Silvia Ferrara, filologa dell’Università di Bologna, ha condotto la datazione al radiocarbonio su tutte e 4. Tre risultano tagliate tra il XVIII e il XIX secolo. La quarta, l’Échancrée, tra il 1493 e il 1509. Più di 200 anni prima che il navigatore olandese Jacob Roggeveen raggiungesse l’isola, nel 1722.
Il rongorongo, la scrittura che nessuno ha mai letto
Il rongorongo è un sistema di glifi tridimensionali che corre sulle tavolette in direzione alternata, riga per riga, come un solco che va avanti, poi indietro, poi di nuovo avanti eccetera. Oltre 400 glifi distinti sono stati identificati tra i circa 15.000 caratteri sopravvissuti, e nessuno somiglia a qualcosa di conosciuto. Nessun alfabeto europeo, nessun sistema asiatico. Nessun prestito riconoscibile da nessuna parte.
Il problema è che nessuno sa ancora cosa significhino. Il rongorongo scrittura rimane indecifrabile da quando è stato descritto per la prima volta, nel 1864. Il che apre una questione un po’ vertiginosa: stiamo discutendo dell’origine di un testo che non siamo in grado di leggere.
La datazione dell’Échancrée sposta il problema più indietro nel tempo, ma non lo risolve. Il radiocarbonio misura quando l’albero è stato abbattuto, non quando qualcuno ha inciso i glifi sul legno. Ferrara sostiene che usare legno vecchio di secoli per intagliare sarebbe stato poco pratico, il che è ragionevole. Ma il campione è uno su 27. Le altre 23 tavolette non sono ancora state datate: sparse tra musei e collezioni private in Europa, non sempre accessibili.
Un’invenzione rara quanto un pianeta abitabile
Nella storia dell’umanità, i sistemi di scrittura inventati da zero senza derivare da altri preesistente, ve lo scrivevo all’inizio, si contano sulle dita di una mano. Mesopotamia, Egitto, Cina, Mesoamerica. Forse l’Indo. Ogni volta, il contesto era quello di una società complessa, con burocrazia, commercio, gestione delle risorse.
Rapa Nui era un’isola di poche migliaia di persone nel mezzo del Pacifico, a 3.700 chilometri dalla costa cilena. Come abbiamo raccontato quando i droni hanno ricostruito le 30 botteghe separate dei costruttori di moai, era una società frammentata in clan autonomi, senza un vero centro. Che in quel contesto qualcuno avesse elaborato un sistema grafico del tutto originale è, diciamo, inatteso.

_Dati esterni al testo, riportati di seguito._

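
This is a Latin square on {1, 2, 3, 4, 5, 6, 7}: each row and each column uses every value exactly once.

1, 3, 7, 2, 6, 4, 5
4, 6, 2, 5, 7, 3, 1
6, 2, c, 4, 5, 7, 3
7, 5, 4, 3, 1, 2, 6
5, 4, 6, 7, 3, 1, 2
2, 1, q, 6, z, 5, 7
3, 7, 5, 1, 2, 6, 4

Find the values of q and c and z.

q = 3, c = 1, z = 4

Cell (6,5): column 5 already has {1, 2, 3, 5, 6, 7} → 4.
At (row 3, col 3): row 3 already has {2, 3, 4, 5, 6, 7}, so the value is 1.
At (row 6, col 3): row 6 already has {1, 2, 4, 5, 6, 7}, so the value is 3.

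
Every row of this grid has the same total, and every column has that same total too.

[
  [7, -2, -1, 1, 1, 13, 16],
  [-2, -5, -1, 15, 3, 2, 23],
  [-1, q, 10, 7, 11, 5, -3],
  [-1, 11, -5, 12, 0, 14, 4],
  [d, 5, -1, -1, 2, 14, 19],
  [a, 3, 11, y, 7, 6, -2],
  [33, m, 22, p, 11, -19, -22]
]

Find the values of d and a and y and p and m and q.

d = -3, a = 2, y = 8, p = -7, m = 17, q = 6

Rows 1 and 2 both sum to 35, so that's the common total.
The known cells in row 5 total 38, leaving 35 − 38 = -3 for the blank.
The known cells in row 3 total 29, leaving 35 − 29 = 6 for the blank.
The known cells in column 2 total 18, leaving 35 − 18 = 17 for the blank.
The known cells in column 1 total 33, leaving 35 − 33 = 2 for the blank.
The known cells in row 6 total 27, leaving 35 − 27 = 8 for the blank.
The known cells in row 7 total 42, leaving 35 − 42 = -7 for the blank.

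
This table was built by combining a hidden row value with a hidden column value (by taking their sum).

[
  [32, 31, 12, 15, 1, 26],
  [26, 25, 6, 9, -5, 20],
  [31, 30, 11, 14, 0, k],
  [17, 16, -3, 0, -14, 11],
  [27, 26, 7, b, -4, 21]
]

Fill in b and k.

b = 10, k = 25

The difference between any two rows is the same in every column — this is an addition table with the headers hidden.
Row 5 minus row 1 is 26 − 31 = -5, so its entry in column 4 is 15 + (-5) = 10.
Row 3 minus row 1 is 30 − 31 = -1, so its entry in column 6 is 26 + (-1) = 25.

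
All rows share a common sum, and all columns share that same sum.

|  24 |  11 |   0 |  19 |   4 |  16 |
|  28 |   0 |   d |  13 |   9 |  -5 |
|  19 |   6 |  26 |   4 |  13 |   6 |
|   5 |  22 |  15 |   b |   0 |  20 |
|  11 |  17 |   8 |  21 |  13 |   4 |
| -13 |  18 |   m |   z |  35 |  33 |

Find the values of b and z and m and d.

b = 12, z = 5, m = -4, d = 29

Rows 1 and 3 both sum to 74, so that's the common total.
Row 2: 28 + 0 + 13 + 9 − 5 = 45, so its missing entry is 74 − 45 = 29.
Row 4: 5 + 22 + 15 + 0 + 20 = 62, so its missing entry is 74 − 62 = 12.
Column 4: 19 + 13 + 4 + 12 + 21 = 69, so its missing entry is 74 − 69 = 5.
Row 6: -13 + 18 + 5 + 35 + 33 = 78, so its missing entry is 74 − 78 = -4.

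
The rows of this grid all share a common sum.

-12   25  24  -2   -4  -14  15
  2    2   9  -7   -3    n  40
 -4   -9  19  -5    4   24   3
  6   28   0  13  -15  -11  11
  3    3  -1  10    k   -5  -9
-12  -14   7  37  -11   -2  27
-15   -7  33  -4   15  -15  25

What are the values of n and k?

The complete rows each total 32.
Row 2 is missing 32 − 43 = -11 (since 2 + 2 + 9 − 7 − 3 + 40 = 43).
Row 5 is missing 32 − 1 = 31 (since 3 + 3 − 1 + 10 − 5 − 9 = 1).

n = -11, k = 31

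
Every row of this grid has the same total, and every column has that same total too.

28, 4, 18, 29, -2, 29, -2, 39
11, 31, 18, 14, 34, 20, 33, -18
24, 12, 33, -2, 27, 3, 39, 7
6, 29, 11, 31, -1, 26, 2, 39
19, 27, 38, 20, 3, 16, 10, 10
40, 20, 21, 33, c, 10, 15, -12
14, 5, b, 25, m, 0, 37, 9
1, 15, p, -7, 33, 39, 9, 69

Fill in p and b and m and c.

Rows 1 and 2 both sum to 143, so that's the common total.
The known cells in row 6 total 127, leaving 143 − 127 = 16 for the blank.
The known cells in column 5 total 110, leaving 143 − 110 = 33 for the blank.
The known cells in row 7 total 123, leaving 143 − 123 = 20 for the blank.
The known cells in row 8 total 159, leaving 143 − 159 = -16 for the blank.

p = -16, b = 20, m = 33, c = 16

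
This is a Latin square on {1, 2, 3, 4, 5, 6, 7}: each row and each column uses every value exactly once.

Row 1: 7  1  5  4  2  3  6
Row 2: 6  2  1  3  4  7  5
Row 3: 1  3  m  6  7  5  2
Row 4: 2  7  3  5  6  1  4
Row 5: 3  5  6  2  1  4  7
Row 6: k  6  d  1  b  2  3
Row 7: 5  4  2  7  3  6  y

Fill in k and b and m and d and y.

k = 4, b = 5, m = 4, d = 7, y = 1

For row 6, column 5: column 5 already has {1, 2, 3, 4, 6, 7}; that leaves 5.
For row 6, column 1: column 1 already has {1, 2, 3, 5, 6, 7}; that leaves 4.
For row 3, column 3: row 3 already has {1, 2, 3, 5, 6, 7}; that leaves 4.
For row 7, column 7: row 7 already has {2, 3, 4, 5, 6, 7}; that leaves 1.
At (row 6, col 3): row 6 already has {1, 2, 3, 4, 5, 6}, so the value is 7.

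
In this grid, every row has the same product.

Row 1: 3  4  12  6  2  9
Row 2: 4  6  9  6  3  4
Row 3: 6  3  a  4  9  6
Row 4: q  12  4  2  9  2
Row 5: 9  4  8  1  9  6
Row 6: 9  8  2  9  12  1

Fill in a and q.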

Per confronto: quando l’intelligenza artificiale ha ricostruito un inno perduto di 3.000 anni fa dai frammenti cuneiformi sumeri, lavorava su una scrittura decifrata da 150 anni. Il rongorongo non ha ancora nemmeno quello.
Quello che manca per chiudere la questione
La dottoressa Ferrara avrebbe bisogno di datare le tavolette restanti. Non è semplice: alcune sono in musei che non concedono campioni, altre in collezioni private. Il corpus intero è distribuito su 4 diversi continenti, protetto da istituzioni diverse con politiche diverse.
Nel frattempo, l’Échancrée resta l’unico pezzo di legno che dice qualcosa di concreto sull’origine della scrittura rongorongo. E dice qualcosa di concreto senza che si sappia ancora cosa ci sia scritto sopra.
Lo studio sull’Échancrée
Pubblicazione: Ferrara, S., Tassoni, L., Kromer, B. et al., “The invention of writing on Rapa Nui (Easter Island). New radiocarbon dates on the Rongorongo script”, pubblicato su Scientific Reports (2024). DOI: 10.1038/s41598-024-53063-7.